Led by the Institute for Advanced Composites Manufacturing Innovation (IACMI), the
initiative is part of a Department of Defense program to prepare current and next-generation
manufacturing workers to produce military systems and components.
The goal is to help ensure that Pentagon and high-tech companies maintain global leadership
in fields where advanced composites play a key role in cutting-edge innovation, made
possible by combining materials in the manufacturing process to improve performance
and lower production costs.
EFSC was chosen because it’s located in an area “with a high concentration of defense,
space, aerospace and marine industries that support Pentagon projects vital to the
economy and national security,” said Joannie Harmon, Workforce Director for the Institute
for Advanced Composites Manufacturing Innovation.
The EFSC center will greatly enhance the college’s existing composites program with
courses in Aerospace Technology, Engineering Technology and Advanced Manufacturing
taught on the Cocoa and Palm Bay campuses.

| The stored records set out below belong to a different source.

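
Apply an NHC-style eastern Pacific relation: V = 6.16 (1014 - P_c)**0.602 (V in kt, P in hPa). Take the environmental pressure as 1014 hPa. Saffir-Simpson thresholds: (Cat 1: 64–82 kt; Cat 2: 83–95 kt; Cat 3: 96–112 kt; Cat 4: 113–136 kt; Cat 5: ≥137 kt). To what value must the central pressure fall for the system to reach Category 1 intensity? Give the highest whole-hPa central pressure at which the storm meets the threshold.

965 hPa

Category 1 begins at V = 64 kt.
Required ΔP = (64/6.16)^(1/0.602) = 10.390^1.661 ≈ 48.83 hPa.
P_c ≤ 1014 − 48.83 = 965.17, so the highest integer P_c is 965 hPa.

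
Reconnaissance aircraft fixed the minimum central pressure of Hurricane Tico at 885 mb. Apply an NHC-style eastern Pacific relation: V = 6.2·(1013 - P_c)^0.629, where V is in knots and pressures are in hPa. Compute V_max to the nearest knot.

ΔP = 1013 − 885 = 128 mb.
128^0.629 ≈ 21.156.
V ≈ 6.2 × 21.156 ≈ 131.2 kt.

131 kt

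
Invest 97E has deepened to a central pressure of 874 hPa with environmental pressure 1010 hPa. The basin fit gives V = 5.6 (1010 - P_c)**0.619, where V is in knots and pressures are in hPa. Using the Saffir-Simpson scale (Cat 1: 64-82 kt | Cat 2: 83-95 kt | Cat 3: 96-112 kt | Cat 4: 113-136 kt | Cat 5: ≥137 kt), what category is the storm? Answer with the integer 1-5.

4

ΔP = 1010 − 874 = 136 hPa.
V ≈ 5.6 × 136^0.619 = 5.6 × 20.92 ≈ 117 kt.
117 kt falls in the Category 4 band.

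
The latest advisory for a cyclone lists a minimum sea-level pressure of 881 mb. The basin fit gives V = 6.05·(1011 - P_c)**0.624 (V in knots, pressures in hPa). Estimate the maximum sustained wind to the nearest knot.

126 kt

ΔP = 1011 − 881 = 130 mb.
130^0.624 ≈ 20.850.
V ≈ 6.05 × 20.850 ≈ 126.1 kt.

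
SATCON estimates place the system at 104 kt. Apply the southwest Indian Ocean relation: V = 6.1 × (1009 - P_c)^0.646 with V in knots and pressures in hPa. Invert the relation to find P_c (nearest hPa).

928 hPa

ΔP = (V / 6.1)^(1/0.646) = (104/6.1)^1.548.
104/6.1 = 17.049; 17.049^1.548 ≈ 80.66 hPa.
P_c = 1009 − 80.66 = 928.34 ≈ 928 hPa.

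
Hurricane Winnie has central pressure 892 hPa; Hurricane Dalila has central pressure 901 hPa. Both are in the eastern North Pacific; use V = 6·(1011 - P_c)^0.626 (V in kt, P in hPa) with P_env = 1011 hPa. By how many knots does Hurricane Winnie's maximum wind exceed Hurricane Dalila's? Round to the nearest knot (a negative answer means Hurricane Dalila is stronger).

Hurricane Winnie: ΔP = 119; V ≈ 6 × 119^0.626 ≈ 119.52 kt.
Hurricane Dalila: ΔP = 110; V ≈ 6 × 110^0.626 ≈ 113.78 kt.
Difference ≈ 119.52 − 113.78 = 5.74 → 6 kt.

6 kt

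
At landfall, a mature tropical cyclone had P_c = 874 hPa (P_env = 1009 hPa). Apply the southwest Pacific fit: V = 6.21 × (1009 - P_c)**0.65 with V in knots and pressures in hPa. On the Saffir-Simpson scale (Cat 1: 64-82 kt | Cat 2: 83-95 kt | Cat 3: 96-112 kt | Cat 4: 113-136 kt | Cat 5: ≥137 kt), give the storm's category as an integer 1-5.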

“The center further strengthens our leading role in training a new generation of highly
skilled workers for the Department of Defense, NASA and high-tech companies,” said
EFSC President Dr. Jim Richey.
“The sky is the limit on what we can accomplish through such programs with our valued
partners in the civilian and military sectors.”
Similar learning centers are underway at Enterprise State Community College in Alabama
and the Composites Prototyping Center in New York.
As part of the new initiative, EFSC Engineering Technology Associate Professor Meer
Almeer, EFSC Aerospace and Engineering Instructor Ted Hartselle, EFSC Mechatronics
Instructor Jean Paul Aliaga, and Space Coast Consortium Apprenticeship Program (SCCAP)
founder Bryan Kamm are at Davis Technical College in Kaysville, Utah, participating
in a week-long train-the-trainer course to become more familiar with the benefits
of the enhanced composites curriculum.
The EFSC center is a perfect fit for its work with local high-tech and advanced manufacturing
companies to train workers and often provide apprenticeships through the SCCAP and
industry partnerships.
The companies include Knights Armament, Airbus One Web Satellites, Blue Origin, Vaya
Space, RUAG Space USA, Diamondback America, ITT/Matrix Composites, Structural Composites,
Compsys, Precision Shapes and Roswell Marine.